El día estaba nublado en Bilbao y cuando llegamos al pueblo de inicio, Lendoño de Arriba, empezó a lloviznar. Recibimos llamada por la emisora de los compañeros que habían iniciado la subida antes que nosotros cuatro, unos 17 más o menos, que nos indicaron dónde habían dejado el coche y por dónde habían subido. En principio pensamos que no coincidía con la subida desde el pueblo que teníamos marcada en el GPS, pero en realidad se trató de un malentendido y finalmente subimos por el mismo sitio. Recomendación: depender en exclusiva de las descripciones o indicaciones que os puedan dar, teniendo en cuenta que puede haber varios parkings, varios desvíos, etc, es la vía más directa para perderse desde el principio. Más vale llevar siempre un mapa con la ruta marcada o un GPS con los tracks (con niebla imprescindible, se pierden hasta  los lugareños).
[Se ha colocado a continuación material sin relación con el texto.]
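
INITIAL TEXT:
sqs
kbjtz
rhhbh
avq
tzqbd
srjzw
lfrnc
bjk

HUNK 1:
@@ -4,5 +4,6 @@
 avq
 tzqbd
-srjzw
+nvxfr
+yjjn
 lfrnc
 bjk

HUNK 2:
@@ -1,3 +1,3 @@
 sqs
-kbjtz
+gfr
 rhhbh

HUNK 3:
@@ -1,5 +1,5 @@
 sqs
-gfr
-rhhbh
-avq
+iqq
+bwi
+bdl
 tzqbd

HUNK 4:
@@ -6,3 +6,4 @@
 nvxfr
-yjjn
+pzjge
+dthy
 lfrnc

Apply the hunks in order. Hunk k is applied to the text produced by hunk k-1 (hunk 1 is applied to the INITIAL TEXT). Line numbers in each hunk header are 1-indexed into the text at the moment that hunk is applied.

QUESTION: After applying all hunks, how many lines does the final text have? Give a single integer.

Answer: 10

Derivation:
Hunk 1: at line 4 remove [srjzw] add [nvxfr,yjjn] -> 9 lines: sqs kbjtz rhhbh avq tzqbd nvxfr yjjn lfrnc bjk
Hunk 2: at line 1 remove [kbjtz] add [gfr] -> 9 lines: sqs gfr rhhbh avq tzqbd nvxfr yjjn lfrnc bjk
Hunk 3: at line 1 remove [gfr,rhhbh,avq] add [iqq,bwi,bdl] -> 9 lines: sqs iqq bwi bdl tzqbd nvxfr yjjn lfrnc bjk
Hunk 4: at line 6 remove [yjjn] add [pzjge,dthy] -> 10 lines: sqs iqq bwi bdl tzqbd nvxfr pzjge dthy lfrnc bjk
Final line count: 10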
La subida se inicia en el lado izquierdo de la carretera según se viene desde Orduña, antes de llegar al pueblo, se trata de un camino señalizado por un cartel de madera que se va ensanchando hasta convertirse en una pista, donde a los pocos metros, hay un pequeño aparcamiento donde dejar los coches. Al poco de iniciar la marcha nos encontramos con alguien que se había cruzado con el resto del grupo y nos indicó por dónde seguir, nos contó que tenía cerca de allí un alojamiento rural según criterios de bioconstrucción, e intercambiamos información de interés, quedando en visitar las respectivas webs (www.lascasasdelacascada.com).
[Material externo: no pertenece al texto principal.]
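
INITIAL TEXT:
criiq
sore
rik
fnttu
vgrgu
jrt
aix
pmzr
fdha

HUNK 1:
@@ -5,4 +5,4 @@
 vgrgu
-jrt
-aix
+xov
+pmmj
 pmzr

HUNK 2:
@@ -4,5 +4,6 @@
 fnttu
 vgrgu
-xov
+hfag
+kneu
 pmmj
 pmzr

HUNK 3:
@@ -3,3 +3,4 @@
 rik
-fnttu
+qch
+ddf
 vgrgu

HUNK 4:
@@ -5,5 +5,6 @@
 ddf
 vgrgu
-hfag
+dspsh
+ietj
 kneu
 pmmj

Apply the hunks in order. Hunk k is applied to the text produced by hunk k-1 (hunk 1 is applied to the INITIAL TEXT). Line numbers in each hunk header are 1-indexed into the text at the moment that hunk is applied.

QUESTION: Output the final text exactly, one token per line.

Answer: criiq
sore
rik
qch
ddf
vgrgu
dspsh
ietj
kneu
pmmj
pmzr
fdha

Derivation:
Hunk 1: at line 5 remove [jrt,aix] add [xov,pmmj] -> 9 lines: criiq sore rik fnttu vgrgu xov pmmj pmzr fdha
Hunk 2: at line 4 remove [xov] add [hfag,kneu] -> 10 lines: criiq sore rik fnttu vgrgu hfag kneu pmmj pmzr fdha
Hunk 3: at line 3 remove [fnttu] add [qch,ddf] -> 11 lines: criiq sore rik qch ddf vgrgu hfag kneu pmmj pmzr fdha
Hunk 4: at line 5 remove [hfag] add [dspsh,ietj] -> 12 lines: criiq sore rik qch ddf vgrgu dspsh ietj kneu pmmj pmzr fdha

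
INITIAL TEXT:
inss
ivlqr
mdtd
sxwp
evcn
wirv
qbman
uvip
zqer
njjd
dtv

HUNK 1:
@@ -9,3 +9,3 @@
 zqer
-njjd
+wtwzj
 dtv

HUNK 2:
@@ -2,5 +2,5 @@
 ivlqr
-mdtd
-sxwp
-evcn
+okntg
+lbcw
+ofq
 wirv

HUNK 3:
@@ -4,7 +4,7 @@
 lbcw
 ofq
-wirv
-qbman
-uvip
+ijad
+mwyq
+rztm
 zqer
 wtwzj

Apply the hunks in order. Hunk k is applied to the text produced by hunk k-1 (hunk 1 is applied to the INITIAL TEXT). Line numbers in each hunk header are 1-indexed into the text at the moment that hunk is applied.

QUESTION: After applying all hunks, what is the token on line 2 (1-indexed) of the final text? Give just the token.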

La pista que sube de forma sostenida no tiene pérdida si estamos atentos a los hitos para elegir la bifurcación correcta. Las hayas predominan en el tupido bosque hasta que llegamos a una faja, donde la pista se transforma en sendero estrecho, con un amplio valle a nuestra derecha, y unas paredes verticales por encima nuestro. Las vistas son espectaculares, pero a la subida fuimos andando entre la niebla. En esta zona nos cruzamos con nuestros compañeros, nos saludamos y seguimos para arriba. Llegamos a una vaguada, donde hay que cruzar un arroyo y se adivina una fuente que sólo pudimos oír. Aquí nos cruzamos con otros excursionistas que nos indicaron la subida y seguimos unos metros hasta llegar a la amplia meseta que da acceso al pico. En ese momento empezó a abrirse la niebla y pudimos contemplar el hermoso panorama alrededor. Enfilamos a nuestra derecha, siguiendo una valla que marca el límite con el precipicio que se abre en dirección al valle. En unos 20 minutos accedimos a la cima, señalizada por un vértice geodésico, donde seguimos admirando las vistas al valle y a las peñas de enfrente.
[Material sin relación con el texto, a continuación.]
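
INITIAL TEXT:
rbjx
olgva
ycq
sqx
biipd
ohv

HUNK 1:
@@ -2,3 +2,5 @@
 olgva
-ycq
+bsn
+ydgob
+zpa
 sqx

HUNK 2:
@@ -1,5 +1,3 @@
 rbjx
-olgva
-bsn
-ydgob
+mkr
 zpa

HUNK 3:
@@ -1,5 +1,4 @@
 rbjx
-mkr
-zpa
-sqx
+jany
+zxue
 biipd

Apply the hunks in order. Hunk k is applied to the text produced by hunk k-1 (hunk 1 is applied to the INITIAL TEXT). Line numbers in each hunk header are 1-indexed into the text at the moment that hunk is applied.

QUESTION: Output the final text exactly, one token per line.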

Paramos a comer, y decidimos bajar justo cuando se volvió a cerrar la niebla y empezó a lloviznar. Así, bajamos hasta el cruce del arroyo, donde abrió de nuevo y pudimos comprobar cómo sus aguas se precipitan por sucesivos cortados hasta el fondo del valle. Llegamos al coche sobre las 17 h. En total 4 h de marcha y 1 h de paradas.